Grappig vind ik tenslotte: bij Knol zijn de 'universele natuurwetten' altijd de 'onverbiddelijke natuurwetten'. De natuurwetten worden vijf keer genoemd en zijn altijd 'onverbiddelijk'. Alsof de dominee iedereen nog eens goed op het hart wil drukken dat er tot de natuur en z’n natuurwetten niets te bidden valt.
Degenen die genoten hebben van de eerste twee boekjes zullen met wellicht nog groter plezier van dit werkje kunnen kennisnemen, waarin ze nauwelijks overlap met de eerdere boekjes zullen aantreffen. Een boekje dat tot zelfonderzoek en mediteren noodt.
Reacties
Ik dacht dat ik vanmiddag, in dit miezerige en mistige weer, eens vrijaf had om mij te wijden aan bestudering van de geschiedenis der tolerante Islamitische hoogconjunctuur in Bagdad en Cordoba, maar de blog over Knols 'navolging van Christus' trekt mij weer van de ene hobby naard andere. Wel fijn, Stan, dat je mij zo uitgebreid informeert over geschriften die ik anders niet zo snel onder ogen krijg. Maar waarom moet je mij weer irriteren met dat Nadler-citaat, dat Spinoza zo veel onrecht aandoet? Heeft Spinoza dan in deel 5 niet precies aangetoond waarin intuitieve kennis bestaat en hoe die volautomatisch tot stand komt door de neurologische koppelingen van onze duizenden ervaringen? [Zie mijn "Hoe men wijs wordt"]. En hoe kan men Spinoza een rationalist blijven noemen, waar hij met zijn volgeling Locke bewijst dat al onze kennis uit de empirie stamt (zie Ethica 2/19 en 2/26 en mijnn Locke-boekje)? Spinoza legt wel uit hoe de ratio (met zijn abstracte kennis) ontstaat, maar daarmede is hij nog niet een rationalist. Dit is een hardnekkig vooroordeel dat niet genoeg kan worden bestreden. Omdat hij wetenschappelijk (dat wel) te werk gaat in zijn beschrijving van de drie kennissoorten, mag men hem anderzijds ook geen mysticus noemen die zich aan zijn gevoel uitlevert: 'amor' zonder 'intellectualis'. Intuitie als ADEQUATE WEZENSKENNIS is een apotheose, die natuurlijk wel een 'belevingscomponent' heeft: 'wij voelen en ervaren dat wij eeuwig zijn' . Dit onderscheidt mij dan ook van de visie van Jan Knol. Overigens zie ik niet in, waarom jij, Stan, je schijnt te verzetten tegen Jan Knols weergave van de universaliteit der denking in de denkende materie en waarom je beweert dat hij dat te breed of te kort door de bocht zou uitmeten. Waarom schrijf je: 'omgekeerd zou lastiger gaan'? Is 5/1 niet die omkering? Waarom: 'waar zie je geest?" Kun je geest wel zien? Ik niet. Ik kan (en moet) op basis van mijn eigen bewustzijn alleen CONCLUDEREN dat andere machines ook denken.

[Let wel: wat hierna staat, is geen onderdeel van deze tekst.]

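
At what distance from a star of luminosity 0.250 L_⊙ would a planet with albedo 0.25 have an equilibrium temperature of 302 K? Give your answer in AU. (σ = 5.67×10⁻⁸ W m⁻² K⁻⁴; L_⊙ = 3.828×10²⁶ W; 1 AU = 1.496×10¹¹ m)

d ≈ 0.368 AU

L = 0.250 × 3.828×10²⁶ = 9.57×10²⁵ W.
From T_eq⁴ = L(1−A)/(16πσd²): d = √[L(1−A)/(16πσT_eq⁴)].
d = √[9.57×10²⁵ × 0.75 / (16π × 5.67×10⁻⁸ × (302)⁴)] = 5.50×10¹⁰ m = 0.368 AU.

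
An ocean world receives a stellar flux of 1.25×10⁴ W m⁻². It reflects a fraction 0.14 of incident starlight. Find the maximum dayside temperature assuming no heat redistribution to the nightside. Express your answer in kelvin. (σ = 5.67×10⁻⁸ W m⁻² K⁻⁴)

With no redistribution each surface element balances locally: S(1−A) = σT⁴.
T = [1.25×10⁴ × 0.86 / 5.67×10⁻⁸]^(1/4) = (1.90×10¹¹)^(1/4) = 660 K.

T_ss ≈ 660 K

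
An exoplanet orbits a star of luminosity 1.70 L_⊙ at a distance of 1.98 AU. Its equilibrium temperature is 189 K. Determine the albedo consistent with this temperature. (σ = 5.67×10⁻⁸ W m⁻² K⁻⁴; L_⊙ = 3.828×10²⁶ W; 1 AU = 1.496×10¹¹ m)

d = 1.98 AU = 2.96×10¹¹ m.
L = 1.70 × 3.828×10²⁶ = 6.51×10²⁶ W.
Flux: S = L/(4πd²) = 6.51×10²⁶/(4π×(2.96×10¹¹)²) = 590 W m⁻².
From T_eq⁴ = S(1−A)/(4σ): 1−A = 4σT_eq⁴/S.
1−A = 4 × 5.67×10⁻⁸ × (189)⁴ / 590 = 0.490.

A ≈ 0.51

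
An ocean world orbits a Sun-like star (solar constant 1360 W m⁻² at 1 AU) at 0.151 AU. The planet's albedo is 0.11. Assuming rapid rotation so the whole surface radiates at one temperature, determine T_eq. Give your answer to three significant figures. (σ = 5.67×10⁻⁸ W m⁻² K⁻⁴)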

Wim Klever 03-02-2009 @ 16:23
Wim, je moest eens weten hoe jij op jouw beurt mij bezig houdt. Ik ben alweer de hele dag bezig met zoeken en lezen van teksten [n.a.v. onze discussie bij het blog over Nadlers boekje] over Spinoza's opvattingen over de modaliteiten en of hij meer werelden mogelijk zou houden. Dat houd mij erg bezig - niet om gelijk te krijgen, maar om het te begrijpen. Daar kom ik na mijn 'studie' op terug.
Over het al of niet juist zijn van toepassen van het begrip rationalisme op Spinoza, hebben wij al eerder de degens gekruist. Ik ben het helemaal met je eens dat van de ooit in de geschiedenis van de filosofie bedachte tegenstelling rationalisten-empiristen niets klopt. Voor Spinoza is ervaring wezenlijk. Maar Spinoza is wel op-en-top rationalist in de zin dat hij veel consequenter dan Descartes het principe dat Leibniz de naam van principe van voldoende grond gaf (the Principle of Sufficient Reason - niets is er zomaar) heel gedurfd en tot het einde toe doorvoerde. Dat versta ik onder zijn rationalisme. (En ik denk Nadler ook, maar daar ben ik niet zeker van). Als Spinoza eenmaal een waarheid, een geldige regel te pakken heeft dan gaat ie er ook voor, zeg maar, met alle consequenties.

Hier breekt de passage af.